When your dataset exceeds a single node's capacity, sharding splits it across N nodes. Three strategies: hash-based, range-based, directory-based. Each has predictable failure modes — knowing them up front saves a re-shard.
Hash-based
hash(key) % N → shard ID. Even distribution by default; no hot shards. Adding a node remaps ~all keys (consistent hashing mitigates). Range queries impossible (adjacent keys land on random shards). Right for: KV access patterns.
Range-based
Split key space into ranges; each range to a shard. Range queries are efficient (one shard or contiguous shards). Risk: hot ranges (timestamps go to the newest shard). Need re-balancing — usually automatic in distributed DBs.
Directory-based
Lookup service maps key → shard. Flexible (can move individual keys), expressive (queries can filter on the directory first). Operational overhead (extra service to run, cache, scale).
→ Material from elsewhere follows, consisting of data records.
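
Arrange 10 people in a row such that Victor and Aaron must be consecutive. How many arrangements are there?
Treat the 2 as one block: (10-2+1)! × 2! = 362880 × 2 = 725760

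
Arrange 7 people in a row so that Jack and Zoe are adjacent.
Treat as block: (7-1)! × 2! = 720 × 2 = 1440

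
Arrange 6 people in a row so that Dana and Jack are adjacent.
Treat as block: (6-1)! × 2! = 120 × 2 = 240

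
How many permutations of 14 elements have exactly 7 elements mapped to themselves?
Choose the 7 fixed points C(14,7) = 3432, derange the rest: !7 = Σ_{j=0}^{7} (-1)^j·7!/j! = 5040 - 5040 + 2520 - 840 + 210 - 42 + 7 - 1 = 1854. Product = 3432 × 1854 = 6362928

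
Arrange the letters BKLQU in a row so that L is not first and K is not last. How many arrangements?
By inclusion-exclusion: 5! - 2×(5-1)! + (5-2)! = 120 - 48 + 6 = 78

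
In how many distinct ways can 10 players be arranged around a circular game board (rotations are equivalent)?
Circular: fix one position, arrange the rest. (10-1)! = 362880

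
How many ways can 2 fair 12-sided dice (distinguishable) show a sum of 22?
Coefficient of x^22 in (x + x² + ... + x^12)^2. By inclusion-exclusion on dice exceeding 12: Σ_j (-1)^j C(2,j)·C(22-1-12j, 1) = C(2,0)·C(21,1) - C(2,1)·C(9,1) = 1·21 - 2·9 = 3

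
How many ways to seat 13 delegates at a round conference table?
Circular: fix one position, arrange the rest. (13-1)! = 479001600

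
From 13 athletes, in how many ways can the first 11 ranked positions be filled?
P(13,11) = 13!/(13-11)! = 3113510400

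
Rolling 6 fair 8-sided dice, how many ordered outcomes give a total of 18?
Coefficient of x^18 in (x + x² + ... + x^8)^6. By inclusion-exclusion on dice exceeding 8: Σ_j (-1)^j C(6,j)·C(18-1-8j, 5) = C(6,0)·C(17,5) - C(6,1)·C(9,5) = 1·6188 - 6·126 = 5432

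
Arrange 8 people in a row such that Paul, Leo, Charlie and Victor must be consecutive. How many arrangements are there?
Treat the 4 as one block: (8-4+1)! × 4! = 120 × 24 = 2880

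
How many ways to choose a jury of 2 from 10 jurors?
C(10,2) = 10!/(2!×8!) = 45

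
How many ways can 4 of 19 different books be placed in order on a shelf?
P(19,4) = 19!/(19-4)! = 93024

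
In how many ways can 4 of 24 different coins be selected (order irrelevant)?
C(24,4) = 24!/(4!×20!) = 10626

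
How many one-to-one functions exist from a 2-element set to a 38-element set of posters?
P(38,2) = 38!/(38-2)! = 1406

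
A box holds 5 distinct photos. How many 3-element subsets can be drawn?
C(5,3) = 5!/(3!×2!) = 10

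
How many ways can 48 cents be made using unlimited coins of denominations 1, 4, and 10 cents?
Coefficient of x^48 in 1/(1-x^1) · 1/(1-x^4) · 1/(1-x^10). Case on j = number of 10-cent coins (j = 0..4); remainder r = 48 - 10j is made from {1,4} in ⌊r/4⌋+1 ways. r = 48, 38, 28, 18, 8 → 13 + 10 + 8 + 5 + 3 = 39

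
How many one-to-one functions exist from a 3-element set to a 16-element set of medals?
P(16,3) = 16!/(16-3)! = 3360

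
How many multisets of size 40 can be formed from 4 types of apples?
C(40+4-1, 4-1) = C(43, 3) = 12341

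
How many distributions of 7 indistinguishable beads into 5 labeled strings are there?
C(7+5-1, 5-1) = C(11, 4) = 330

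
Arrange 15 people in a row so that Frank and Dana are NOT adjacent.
Total - adjacent = 15! - (15-1)!×2 = 1307674368000 - 174356582400 = 1133317785600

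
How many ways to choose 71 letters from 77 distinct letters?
C(77,71) = 77!/(71!×6!) = 237093780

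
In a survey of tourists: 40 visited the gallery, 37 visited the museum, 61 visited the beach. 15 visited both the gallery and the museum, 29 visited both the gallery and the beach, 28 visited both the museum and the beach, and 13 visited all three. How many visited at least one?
|A∪B∪C| = 40+37+61-15-29-28+13 = 79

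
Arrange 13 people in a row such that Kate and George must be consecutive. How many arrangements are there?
Treat the 2 as one block: (13-2+1)! × 2! = 479001600 × 2 = 958003200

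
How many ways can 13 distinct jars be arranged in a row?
13! = 6227020800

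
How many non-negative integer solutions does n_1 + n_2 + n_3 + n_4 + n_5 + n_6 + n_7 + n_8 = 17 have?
C(17+8-1, 8-1) = C(24, 7) = 346104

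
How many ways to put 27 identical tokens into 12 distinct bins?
C(27+12-1, 12-1) = C(38, 11) = 1203322288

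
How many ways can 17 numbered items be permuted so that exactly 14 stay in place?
Choose the 14 fixed points C(17,14) = 680, derange the rest: !3 = Σ_{j=0}^{3} (-1)^j·3!/j! = 6 - 6 + 3 - 1 = 2. Product = 680 × 2 = 1360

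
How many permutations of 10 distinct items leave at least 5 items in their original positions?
Exactly j fixed points: C(10,j)·!(10-j); sum over j ≥ 5 (derangement numbers via !m = (m-1)·(!(m-1) + !(m-2)): !0..!5 = 1, 0, 1, 2, 9, 44). Σ_{j=5}^{10} C(10,j)·!(10-j) = C(10,5)·!5 + C(10,6)·!4 + C(10,7)·!3 + C(10,8)·!2 + C(10,9)·!1 + C(10,10)·!0 = 252·44 + 210·9 + 120·2 + 45·1 + 10·0 + 1·1 = 13264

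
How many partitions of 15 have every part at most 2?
Let r_j(i) = number of partitions of i into parts ≤ j, for i = 0..15. r_1(i) = 1 for all i; r_j(i) = r_{j-1}(i) + r_j(i-j). Rows j = 2..2: ≤2: 1 1 2 2 3 3 4 4 5 5 6 6 7 7 8 8. r_2(15) = 8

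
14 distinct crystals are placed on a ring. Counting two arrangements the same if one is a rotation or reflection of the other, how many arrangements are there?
(14-1)!/2 = 6227020800/2 = 3113510400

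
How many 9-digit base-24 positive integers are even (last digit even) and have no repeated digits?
Last∈{0,2,4,6,8,10,12,14,16,18,20,22}. Last=0: 19769460480. Last nonzero: 11×22×P(22,7) = 208009105920. Total = 227778566400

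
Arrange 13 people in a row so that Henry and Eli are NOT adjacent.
Total - adjacent = 13! - (13-1)!×2 = 6227020800 - 958003200 = 5269017600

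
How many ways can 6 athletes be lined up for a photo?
6! = 720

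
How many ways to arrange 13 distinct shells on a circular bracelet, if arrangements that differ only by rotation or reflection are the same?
(13-1)!/2 = 479001600/2 = 239500800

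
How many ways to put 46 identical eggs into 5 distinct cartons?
C(46+5-1, 5-1) = C(50, 4) = 230300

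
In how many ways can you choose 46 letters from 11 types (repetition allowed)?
C(46+11-1, 11-1) = C(56, 10) = 35607051480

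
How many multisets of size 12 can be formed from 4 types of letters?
C(12+4-1, 4-1) = C(15, 3) = 455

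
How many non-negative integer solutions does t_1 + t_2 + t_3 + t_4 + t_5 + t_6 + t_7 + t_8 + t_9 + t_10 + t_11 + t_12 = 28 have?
C(28+12-1, 12-1) = C(39, 11) = 1676056044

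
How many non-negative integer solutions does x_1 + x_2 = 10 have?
C(10+2-1, 2-1) = C(11, 1) = 11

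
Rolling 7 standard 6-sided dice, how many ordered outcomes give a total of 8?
Coefficient of x^8 in (x + x² + ... + x^6)^7. By inclusion-exclusion on dice exceeding 6: Σ_j (-1)^j C(7,j)·C(8-1-6j, 6) = C(7,0)·C(7,6) = 1·7 = 7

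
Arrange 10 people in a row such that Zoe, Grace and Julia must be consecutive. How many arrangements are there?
Treat the 3 as one block: (10-3+1)! × 3! = 40320 × 6 = 241920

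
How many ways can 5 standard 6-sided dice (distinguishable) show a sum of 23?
Coefficient of x^23 in (x + x² + ... + x^6)^5. By inclusion-exclusion on dice exceeding 6: Σ_j (-1)^j C(5,j)·C(23-1-6j, 4) = C(5,0)·C(22,4) - C(5,1)·C(16,4) + C(5,2)·C(10,4) - C(5,3)·C(4,4) = 1·7315 - 5·1820 + 10·210 - 10·1 = 305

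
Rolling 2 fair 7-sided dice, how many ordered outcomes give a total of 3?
Coefficient of x^3 in (x + x² + ... + x^7)^2. By inclusion-exclusion on dice exceeding 7: Σ_j (-1)^j C(2,j)·C(3-1-7j, 1) = C(2,0)·C(2,1) = 1·2 = 2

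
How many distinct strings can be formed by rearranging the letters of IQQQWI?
6! / (3! × 1! × 2!) = 60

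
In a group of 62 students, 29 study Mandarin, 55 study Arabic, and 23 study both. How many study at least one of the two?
|A∪B| = |A| + |B| - |A∩B| = 29 + 55 - 23 = 61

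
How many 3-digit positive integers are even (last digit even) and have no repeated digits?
Last∈{0,2,4,6,8}. Last=0: 72. Last nonzero: 4×8×P(8,1) = 256. Total = 328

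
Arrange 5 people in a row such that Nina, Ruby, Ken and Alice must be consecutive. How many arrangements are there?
Treat the 4 as one block: (5-4+1)! × 4! = 2 × 24 = 48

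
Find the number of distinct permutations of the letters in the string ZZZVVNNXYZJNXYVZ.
16! / (3! × 5! × 2! × 2! × 3! × 1!) = 1210809600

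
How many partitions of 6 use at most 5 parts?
By conjugation, equals partitions of 6 into parts ≤ 5. Let r_j(i) = number of partitions of i into parts ≤ j, for i = 0..6. r_1(i) = 1 for all i; r_j(i) = r_{j-1}(i) + r_j(i-j). Rows j = 2..5: ≤2: 1 1 2 2 3 3 4; ≤3: 1 1 2 3 4 5 7; ≤4: 1 1 2 3 5 6 9; ≤5: 1 1 2 3 5 7 10. r_5(6) = 10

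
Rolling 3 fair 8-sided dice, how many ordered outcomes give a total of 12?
Coefficient of x^12 in (x + x² + ... + x^8)^3. By inclusion-exclusion on dice exceeding 8: Σ_j (-1)^j C(3,j)·C(12-1-8j, 2) = C(3,0)·C(11,2) - C(3,1)·C(3,2) = 1·55 - 3·3 = 46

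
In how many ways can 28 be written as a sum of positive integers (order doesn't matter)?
Pentagonal recurrence p(n) = p(n-1) + p(n-2) - p(n-5) - p(n-7) + p(n-12) + p(n-15) - ... gives p(0..27) = 1, 1, 2, 3, 5, 7, 11, 15, 22, 30, 42, 56, 77, 101, 135, 176, 231, 297, 385, 490, 627, 792, 1002, 1255, 1575, 1958, 2436, 3010. p(28) = p(27) + p(26) - p(23) - p(21) + p(16) + p(13) - p(6) - p(2) = 3010 + 2436 - 1255 - 792 + 231 + 101 - 11 - 2 = 3718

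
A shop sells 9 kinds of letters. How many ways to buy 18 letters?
C(18+9-1, 9-1) = C(26, 8) = 1562275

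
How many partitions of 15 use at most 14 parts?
By conjugation, equals partitions of 15 into parts ≤ 14. Let r_j(i) = number of partitions of i into parts ≤ j, for i = 0..15. r_1(i) = 1 for all i; r_j(i) = r_{j-1}(i) + r_j(i-j). Rows j = 2..14: ≤2: 1 1 2 2 3 3 4 4 5 5 6 6 7 7 8 8; ≤3: 1 1 2 3 4 5 7 8 10 12 14 16 19 21 24 27; ≤4: 1 1 2 3 5 6 9 11 15 18 23 27 34 39 47 54; ≤5: 1 1 2 3 5 7 10 13 18 23 30 37 47 57 70 84; ≤6: 1 1 2 3 5 7 11 14 20 26 35 44 58 71 90 110; ≤7: 1 1 2 3 5 7 11 15 21 28 38 49 65 82 105 131; ≤8: 1 1 2 3 5 7 11 15 22 29 40 52 70 89 116 146; ≤9: 1 1 2 3 5 7 11 15 22 30 41 54 73 94 123 157; ≤10: 1 1 2 3 5 7 11 15 22 30 42 55 75 97 128 164; ≤11: 1 1 2 3 5 7 11 15 22 30 42 56 76 99 131 169; ≤12: 1 1 2 3 5 7 11 15 22 30 42 56 77 100 133 172; ≤13: 1 1 2 3 5 7 11 15 22 30 42 56 77 101 134 174; ≤14: 1 1 2 3 5 7 11 15 22 30 42 56 77 101 135 175. r_14(15) = 175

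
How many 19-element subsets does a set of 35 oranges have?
C(35,19) = 35!/(19!×16!) = 4059928950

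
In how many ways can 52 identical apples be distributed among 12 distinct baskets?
C(52+12-1, 12-1) = C(63, 11) = 615790256823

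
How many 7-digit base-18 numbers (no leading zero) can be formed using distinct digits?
First digit: 17 choices (nonzero). Then descending: 17 × 17 × 16 × 15 × 14 × 13 × 12 = 151482240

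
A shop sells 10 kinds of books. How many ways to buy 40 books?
C(40+10-1, 10-1) = C(49, 9) = 2054455634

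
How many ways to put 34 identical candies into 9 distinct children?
C(34+9-1, 9-1) = C(42, 8) = 118030185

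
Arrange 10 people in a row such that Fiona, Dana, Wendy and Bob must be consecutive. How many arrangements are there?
Treat the 4 as one block: (10-4+1)! × 4! = 5040 × 24 = 120960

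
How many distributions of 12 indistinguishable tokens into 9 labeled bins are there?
C(12+9-1, 9-1) = C(20, 8) = 125970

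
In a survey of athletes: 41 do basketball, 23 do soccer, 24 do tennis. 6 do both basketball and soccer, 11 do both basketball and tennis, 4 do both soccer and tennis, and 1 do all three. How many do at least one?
|A∪B∪C| = 41+23+24-6-11-4+1 = 68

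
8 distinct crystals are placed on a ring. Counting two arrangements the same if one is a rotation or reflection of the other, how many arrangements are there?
(8-1)!/2 = 5040/2 = 2520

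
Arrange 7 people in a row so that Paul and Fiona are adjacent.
Treat as block: (7-1)! × 2! = 720 × 2 = 1440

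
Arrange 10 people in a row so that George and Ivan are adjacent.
Treat as block: (10-1)! × 2! = 362880 × 2 = 725760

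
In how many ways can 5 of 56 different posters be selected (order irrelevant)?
C(56,5) = 56!/(5!×51!) = 3819816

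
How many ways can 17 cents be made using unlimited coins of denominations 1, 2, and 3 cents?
Coefficient of x^17 in 1/(1-x^1) · 1/(1-x^2) · 1/(1-x^3). Case on j = number of 3-cent coins (j = 0..5); remainder r = 17 - 3j is made from {1,2} in ⌊r/2⌋+1 ways. r = 17, 14, 11, 8, 5, 2 → 9 + 8 + 6 + 5 + 3 + 2 = 33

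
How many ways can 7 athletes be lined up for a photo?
7! = 5040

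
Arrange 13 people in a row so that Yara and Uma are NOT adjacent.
Total - adjacent = 13! - (13-1)!×2 = 6227020800 - 958003200 = 5269017600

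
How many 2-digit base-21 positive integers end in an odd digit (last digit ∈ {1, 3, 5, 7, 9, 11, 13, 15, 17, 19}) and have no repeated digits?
Last∈{1,3,5,7,9,11,13,15,17,19}. Last=0: 0. Last nonzero: 10×19×P(19,0) = 190. Total = 190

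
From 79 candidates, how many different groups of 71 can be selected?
C(79,71) = 79!/(71!×8!) = 26088783435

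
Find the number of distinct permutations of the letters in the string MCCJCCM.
7! / (2! × 4! × 1!) = 105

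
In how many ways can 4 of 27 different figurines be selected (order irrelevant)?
C(27,4) = 27!/(4!×23!) = 17550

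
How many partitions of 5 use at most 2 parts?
By conjugation, equals partitions of 5 into parts ≤ 2. Let r_j(i) = number of partitions of i into parts ≤ j, for i = 0..5. r_1(i) = 1 for all i; r_j(i) = r_{j-1}(i) + r_j(i-j). Rows j = 2..2: ≤2: 1 1 2 2 3 3. r_2(5) = 3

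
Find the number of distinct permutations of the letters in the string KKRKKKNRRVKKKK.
14! / (1! × 9! × 3! × 1!) = 40040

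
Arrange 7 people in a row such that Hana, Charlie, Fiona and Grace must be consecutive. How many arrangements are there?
Treat the 4 as one block: (7-4+1)! × 4! = 24 × 24 = 576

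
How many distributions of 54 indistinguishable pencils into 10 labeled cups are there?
C(54+10-1, 10-1) = C(63, 9) = 23667689815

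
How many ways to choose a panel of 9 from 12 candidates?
C(12,9) = 12!/(9!×3!) = 220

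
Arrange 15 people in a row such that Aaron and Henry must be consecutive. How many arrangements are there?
Treat the 2 as one block: (15-2+1)! × 2! = 87178291200 × 2 = 174356582400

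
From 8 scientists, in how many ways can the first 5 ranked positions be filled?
P(8,5) = 8!/(8-5)! = 6720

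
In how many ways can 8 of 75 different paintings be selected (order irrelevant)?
C(75,8) = 75!/(8!×67!) = 16871053725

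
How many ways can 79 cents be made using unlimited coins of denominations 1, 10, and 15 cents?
Coefficient of x^79 in 1/(1-x^1) · 1/(1-x^10) · 1/(1-x^15). Case on j = number of 15-cent coins (j = 0..5); remainder r = 79 - 15j is made from {1,10} in ⌊r/10⌋+1 ways. r = 79, 64, 49, 34, 19, 4 → 8 + 7 + 5 + 4 + 2 + 1 = 27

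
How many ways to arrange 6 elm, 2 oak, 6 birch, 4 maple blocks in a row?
18! / (6! × 2! × 6! × 4!) = 257297040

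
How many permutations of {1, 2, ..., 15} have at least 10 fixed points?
Exactly j fixed points: C(15,j)·!(15-j); sum over j ≥ 10 (derangement numbers via !m = (m-1)·(!(m-1) + !(m-2)): !0..!5 = 1, 0, 1, 2, 9, 44). Σ_{j=10}^{15} C(15,j)·!(15-j) = C(15,10)·!5 + C(15,11)·!4 + C(15,12)·!3 + C(15,13)·!2 + C(15,14)·!1 + C(15,15)·!0 = 3003·44 + 1365·9 + 455·2 + 105·1 + 15·0 + 1·1 = 145433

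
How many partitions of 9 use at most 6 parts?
By conjugation, equals partitions of 9 into parts ≤ 6. Let r_j(i) = number of partitions of i into parts ≤ j, for i = 0..9. r_1(i) = 1 for all i; r_j(i) = r_{j-1}(i) + r_j(i-j). Rows j = 2..6: ≤2: 1 1 2 2 3 3 4 4 5 5; ≤3: 1 1 2 3 4 5 7 8 10 12; ≤4: 1 1 2 3 5 6 9 11 15 18; ≤5: 1 1 2 3 5 7 10 13 18 23; ≤6: 1 1 2 3 5 7 11 14 20 26. r_6(9) = 26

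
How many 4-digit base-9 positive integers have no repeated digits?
First digit: 8 choices (nonzero). Then descending: 8 × 8 × 7 × 6 = 2688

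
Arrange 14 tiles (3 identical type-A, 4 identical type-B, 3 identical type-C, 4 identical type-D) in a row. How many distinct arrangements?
14! / (3! × 4! × 3! × 4!) = 4204200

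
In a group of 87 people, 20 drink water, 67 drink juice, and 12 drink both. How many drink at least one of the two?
|A∪B| = |A| + |B| - |A∩B| = 20 + 67 - 12 = 75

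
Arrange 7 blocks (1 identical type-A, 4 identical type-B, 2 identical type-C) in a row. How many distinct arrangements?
7! / (1! × 4! × 2!) = 105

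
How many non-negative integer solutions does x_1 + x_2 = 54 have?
C(54+2-1, 2-1) = C(55, 1) = 55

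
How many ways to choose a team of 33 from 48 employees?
C(48,33) = 48!/(33!×15!) = 1093260079344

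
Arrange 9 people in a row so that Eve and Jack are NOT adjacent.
Total - adjacent = 9! - (9-1)!×2 = 362880 - 80640 = 282240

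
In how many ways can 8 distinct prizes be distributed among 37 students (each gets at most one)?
P(37,8) = 37!/(37-8)! = 1556675366400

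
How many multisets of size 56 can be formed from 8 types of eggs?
C(56+8-1, 8-1) = C(63, 7) = 553270671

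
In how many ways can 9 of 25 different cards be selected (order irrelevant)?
C(25,9) = 25!/(9!×16!) = 2042975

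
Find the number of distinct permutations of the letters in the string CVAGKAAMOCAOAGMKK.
17! / (2! × 3! × 1! × 2! × 5! × 2! × 2!) = 30875644800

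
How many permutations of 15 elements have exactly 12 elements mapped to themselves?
Choose the 12 fixed points C(15,12) = 455, derange the rest: !3 = Σ_{j=0}^{3} (-1)^j·3!/j! = 6 - 6 + 3 - 1 = 2. Product = 455 × 2 = 910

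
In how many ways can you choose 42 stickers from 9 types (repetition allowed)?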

MongoDB's config servers, CockroachDB's range descriptors work this way.
Hot shard mitigation
Hash and range both produce hot shards eventually. Solutions: composite key (hash(user_id) for K-V, range(timestamp) for time queries), shard splitting (split the hot range), random suffix to spread within a hot prefix.
Re-sharding
Adding capacity requires moving data. Online re-sharding (no downtime): dual-write to old and new, backfill, switch reads, drop old. Hours to days for TBs. Always plan re-sharding before you need it — surprise is the worst time.